Our View: Lawmakers Dance While ALEC Pulls the Strings

An ag-gag in Kentucky, guns on campus in Georgia, protection for businesses that want to deny service to gays in Kansas; sound familiar? You can thank the American Legislative Exchange Council’s one-size-fits-all bills that are gutting local control.

ALEC is the clearinghouse for conservative ideas, a highly secretive non-profit that puts big business and state lawmakers together to draft model legislation in an effort to undermine regulation, cut taxes and advance other often far-right agendas, all while avoiding the very disclosure of its members. It’s the spoke in the wheel of dozens of conservative organizations that’s weakening the very purpose of the states, especially in Republican-dominated regions. Grassroots state governance and local control has been replaced with confidential meetings with big-money backers. America’s red states are becoming little more than chimeric twins, absorbed by their more powerful plutocratic siblings.

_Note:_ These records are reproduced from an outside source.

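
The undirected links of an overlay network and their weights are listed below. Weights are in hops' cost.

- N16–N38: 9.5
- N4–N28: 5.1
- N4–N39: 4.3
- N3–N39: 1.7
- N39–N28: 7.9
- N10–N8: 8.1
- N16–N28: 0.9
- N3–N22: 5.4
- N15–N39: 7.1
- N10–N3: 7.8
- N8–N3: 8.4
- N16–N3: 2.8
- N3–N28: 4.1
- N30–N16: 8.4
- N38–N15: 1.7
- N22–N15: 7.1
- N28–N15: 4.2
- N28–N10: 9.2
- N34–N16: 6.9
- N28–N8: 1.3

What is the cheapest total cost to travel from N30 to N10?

18.5 hops' cost

Enumerating some paths:
N30 - N16 - N28 - N8 - N10: 8.4+0.9+1.3+8.1 = 18.7
N30 - N16 - N28 - N10: 8.4+0.9+9.2 = 18.5
The minimum is 18.5 hops' cost via N30 - N16 - N28 - N10.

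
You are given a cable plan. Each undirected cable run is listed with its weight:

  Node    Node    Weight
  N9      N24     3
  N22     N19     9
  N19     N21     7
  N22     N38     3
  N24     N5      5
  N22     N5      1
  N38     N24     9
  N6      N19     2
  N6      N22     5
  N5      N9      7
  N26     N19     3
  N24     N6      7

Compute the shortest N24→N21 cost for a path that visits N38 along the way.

26

Shortest N24→N38: N24 → N38 = 9
Shortest N38→N21: N38 → N22 → N6 → N19 → N21 = 17
Total via N38: 9 + 17 = 26.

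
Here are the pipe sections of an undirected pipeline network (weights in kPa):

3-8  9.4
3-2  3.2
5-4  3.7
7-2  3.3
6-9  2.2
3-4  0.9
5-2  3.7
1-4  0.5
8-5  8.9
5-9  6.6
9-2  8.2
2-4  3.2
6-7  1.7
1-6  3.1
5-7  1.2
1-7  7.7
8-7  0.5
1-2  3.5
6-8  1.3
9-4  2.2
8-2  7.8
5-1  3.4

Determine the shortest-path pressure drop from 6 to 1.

3.1 kPa

Candidate routes:
6 → 8 → 7 → 5 → 1: 1.3+0.5+1.2+3.4 = 6.4
6 → 1: 3.1 = 3.1
6 → 9 → 4 → 1: 2.2+2.2+0.5 = 4.9
6 → 7 → 5 → 1: 1.7+1.2+3.4 = 6.3
Cheapest is 6 → 1 at 3.1 kPa.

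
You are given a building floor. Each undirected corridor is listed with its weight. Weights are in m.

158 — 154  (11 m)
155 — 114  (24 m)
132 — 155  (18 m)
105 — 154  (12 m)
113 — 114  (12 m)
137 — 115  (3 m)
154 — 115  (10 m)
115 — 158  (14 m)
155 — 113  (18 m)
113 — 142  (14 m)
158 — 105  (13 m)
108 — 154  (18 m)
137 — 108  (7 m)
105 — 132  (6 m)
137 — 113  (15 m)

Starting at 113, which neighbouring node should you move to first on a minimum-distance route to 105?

137

Compare a few routes:
113 → 137 → 115 → 154 → 105: 15+3+10+12 = 40
113 → 137 → 115 → 158 → 105: 15+3+14+13 = 45
113 → 155 → 132 → 105: 18+18+6 = 42
The minimum is 40 m via 113 → 137 → 115 → 154 → 105.
So from 113 the first move is to 137.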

State. Sen. Jim Patrick told us this week that ALEC had nothing to do with the controversial ag-gag legislation he pushed through this year. But Patrick is the ALEC’s state chairman, says internal documents acquired by Sourcewatch.org. The Kentucky state Senate’s Agriculture Committee quietly slid an ag-gag of its own into legislation passed by the lower House designed to protect animals from abuse. Four members of that committee are also ALEC members, according to documents leaked to various news outlets. Coincidence? We don’t think so.